MANATEE COUNTY — A drive up Manatee River Road one day may lead to a bridge crossing over the Manatee River. But for now, state agencies are working to determine what impacts the proposal may have on the environment and nearby residents, and if those impacts can be mitigated.
Nearly 300 East County residents gathered Aug. 17 at Haile Middle School to speak with representatives of URS Corp., the company Manatee County has hired to engineer the Fort Hamer Bridge, as well as to share their concerns with representatives of the U.S. Coast Guard during a public scoping meeting.
The Coast Guard will use the feedback it has collected to determine the scope of work for a pending environmental impact study.
The bridge is part of Manatee County’s long-range transportation plan. As proposed, the 2,200-foot-long, four-lane bridge will connect Upper Manatee River and Fort Hamer roads over the Manatee River. It also would provide connections to U.S. 301 and County Road 675 from Fort Hamer Road and to State Road 64 and Rye Road from Upper Manatee River Road.
At the meeting, residents raised a plethora of concerns, such as how the project would impact local wildlife, water quality, the safety of children walking to Williams Elementary School and the safety of Waterlefe residents as they enter and exit both entrances to their community. Additional concerns included noise pollution, aesthetics and archaeological history.
Parrish resident David Payne was one of several people to suggest expanding the Rye Road Bridge rather than constructing a new one. As an experiment, Payne drove on U.S. 301 from Rutland Road (County Road 675) over to Fort Hamer Park, and then from Waterlefe’s entrance to the intersection of State Road 64 and Lakewood Ranch Boulevard. Adding a minute of travel time for crossing the bridge, the difference between that alternative and using the Rye Road bridge farther east repeatedly proved to be a difference of two to four minutes, he said.
“We’re talking about three minutes for $30 million,” Payne said. “We put rockets into space for less.”
Payne also suggested increasing the speed limit along Golf Course Road to encourage use of the Rye Road Bridge.
Attorney Patricia Petroff, who spoke on behalf of Waterlefe’s community development district, posed pointed questions about the safety, as both entrances to the Waterlefe will be impacted by the project.
“You are making it unsafe for the residents of Waterlefe,” Petroff said.

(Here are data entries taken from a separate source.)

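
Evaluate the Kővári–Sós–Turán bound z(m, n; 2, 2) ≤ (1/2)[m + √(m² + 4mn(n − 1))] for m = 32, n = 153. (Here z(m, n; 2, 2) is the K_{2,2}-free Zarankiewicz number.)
z(32, 153; 2, 2) ≤ (1/2)[32 + √(32² + 4·32·153·152)] = (1/2)[32 + √2977792] = 878.814

Kővári–Sós–Turán: let r_1, ..., r_32 be the row sums and z = Σ r_i the total number of 1s. Each pair of columns can share at most one row with both entries 1 (else a 2×2 all-ones block appears), so Σ_i C(r_i, 2) ≤ C(153, 2) = 11628. By convexity Σ_i C(r_i, 2) ≥ 32·C(z/32, 2) = z(z − 32)/(2·32), giving z² − 32z − 32·153·152 ≤ 0 and hence z ≤ (1/2)[32 + √(1024 + 4·744192)] = (1/2)[32 + √2977792] ≈ (1/2)(32 + 1725.628) = 878.814.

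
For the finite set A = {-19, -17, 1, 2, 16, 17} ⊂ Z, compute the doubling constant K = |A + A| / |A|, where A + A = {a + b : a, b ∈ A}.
K = |A + A| / |A| = 20/6 = 10/3

Enumerate A + A = {a + b : a, b ∈ A}. With |A| = 6, there are |A|^2 = 36 ordered sum pairs; collecting distinct values, A + A = {-38, -36, -34, -18, -17, -16, -15, -3, -2, -1, 0, 2, 3, 4, 17, 18, 19, 32, 33, 34}, so |A + A| = 20. Thus K = 20/6 = 10/3. For comparison, the minimum possible |A + A| over all 6-element sets is 2·6 − 1 = 11 (so min K = 11/6), attained only by arithmetic progressions.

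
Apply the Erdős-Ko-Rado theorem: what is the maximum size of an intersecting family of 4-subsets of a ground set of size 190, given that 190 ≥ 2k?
max |F| = C(189, 3) = 1107414

The Erdős-Ko-Rado theorem states: for n ≥ 2k, an intersecting family of k-subsets of an n-element set has size at most C(n − 1, k − 1), with equality for 'star' families {A ⊆ [n] : |A| = k, i ∈ A} (fix an element i). For n = 190, k = 4: C(189, 3) = 1107414.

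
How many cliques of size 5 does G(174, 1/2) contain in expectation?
E[# K_5] = C(174, 5) · (1/2)^C(5, 2) = 1254260034 / 2^10 = 627130017/512 ≈ 1224863.314453

For each 5-subset S of vertices (there are C(174, 5) = 1254260034 such S), let X_S = 1 if S induces a K_5 (all C(5, 2) = 10 edges present). Then P(X_S = 1) = (1/2)^10 = 1/1024. By linearity of expectation, E[# K_5] = C(174, 5) · (1/2)^10 = 1254260034 / 1024 = 627130017/512 ≈ 1224863.314453.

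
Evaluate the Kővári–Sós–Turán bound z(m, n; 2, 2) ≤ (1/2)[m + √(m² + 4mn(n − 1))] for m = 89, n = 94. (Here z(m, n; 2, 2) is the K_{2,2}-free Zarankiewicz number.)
z(89, 94; 2, 2) ≤ (1/2)[89 + √(89² + 4·89·94·93)] = (1/2)[89 + √3120073] = 927.6864

Kővári–Sós–Turán: let r_1, ..., r_89 be the row sums and z = Σ r_i the total number of 1s. Each pair of columns can share at most one row with both entries 1 (else a 2×2 all-ones block appears), so Σ_i C(r_i, 2) ≤ C(94, 2) = 4371. By convexity Σ_i C(r_i, 2) ≥ 89·C(z/89, 2) = z(z − 89)/(2·89), giving z² − 89z − 89·94·93 ≤ 0 and hence z ≤ (1/2)[89 + √(7921 + 4·778038)] = (1/2)[89 + √3120073] ≈ (1/2)(89 + 1766.3728) = 927.6864.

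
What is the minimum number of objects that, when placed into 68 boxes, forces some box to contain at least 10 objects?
n = (10 − 1)·68 + 1 = 613

By the generalised pigeonhole principle, to guarantee some box contains ≥ r objects we need more than (r − 1) · k objects total. Threshold: n = (r − 1) · k + 1. With r = 10 and k = 68: n = 9 · 68 + 1 = 612 + 1 = 613. For n = 612 = 9 · 68, we can put exactly 9 objects in every box, avoiding 10 in any single one — so 613 is tight.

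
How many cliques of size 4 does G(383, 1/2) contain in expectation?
E[# K_4] = C(383, 4) · (1/2)^C(4, 2) = 882590945 / 2^6 = 13790483.515625

For each 4-subset S of vertices (there are C(383, 4) = 882590945 such S), let X_S = 1 if S induces a K_4 (all C(4, 2) = 6 edges present). Then P(X_S = 1) = (1/2)^6 = 1/64. By linearity of expectation, E[# K_4] = C(383, 4) · (1/2)^6 = 882590945 / 64 = 13790483.515625.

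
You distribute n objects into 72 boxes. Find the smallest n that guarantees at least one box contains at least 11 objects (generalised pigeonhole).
n = (11 − 1)·72 + 1 = 721

By the generalised pigeonhole principle, to guarantee some box contains ≥ r objects we need more than (r − 1) · k objects total. Threshold: n = (r − 1) · k + 1. With r = 11 and k = 72: n = 10 · 72 + 1 = 720 + 1 = 721. For n = 720 = 10 · 72, we can put exactly 10 objects in every box, avoiding 11 in any single one — so 721 is tight.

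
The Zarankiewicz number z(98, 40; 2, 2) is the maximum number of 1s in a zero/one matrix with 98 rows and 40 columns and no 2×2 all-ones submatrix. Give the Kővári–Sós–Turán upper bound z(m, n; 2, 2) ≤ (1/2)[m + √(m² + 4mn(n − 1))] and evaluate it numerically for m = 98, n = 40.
z(98, 40; 2, 2) ≤ (1/2)[98 + √(98² + 4·98·40·39)] = (1/2)[98 + √621124] = 443.0571

Kővári–Sós–Turán: let r_1, ..., r_98 be the row sums and z = Σ r_i the total number of 1s. Each pair of columns can share at most one row with both entries 1 (else a 2×2 all-ones block appears), so Σ_i C(r_i, 2) ≤ C(40, 2) = 780. By convexity Σ_i C(r_i, 2) ≥ 98·C(z/98, 2) = z(z − 98)/(2·98), giving z² − 98z − 98·40·39 ≤ 0 and hence z ≤ (1/2)[98 + √(9604 + 4·152880)] = (1/2)[98 + √621124] ≈ (1/2)(98 + 788.1142) = 443.0571.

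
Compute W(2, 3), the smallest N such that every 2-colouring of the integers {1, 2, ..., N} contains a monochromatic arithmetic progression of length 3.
W(2, 3) = 9

Lower bound: the 2-colouring RRBBRRBB of {1, ..., 8} (R at positions {1, 2, 5, 6}, B at {3, 4, 7, 8}) contains no monochromatic 3-term AP, so W(2, 3) > 8. Upper bound: a case analysis on any 2-colouring of {1, ..., 9} forces such an AP. Hence W(2, 3) = 9.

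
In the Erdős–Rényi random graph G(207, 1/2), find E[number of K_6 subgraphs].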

But the project did receive support from some residents as well as members of the business community. The Manatee County Chamber of Commerce also is endorsing the project, noting it would provide an alternative hurricane evacuation route and alleviate traffic in the East County and on other local bridges, among other reasons.
The Coast Guard is expected to define the scope of the project by mid-September.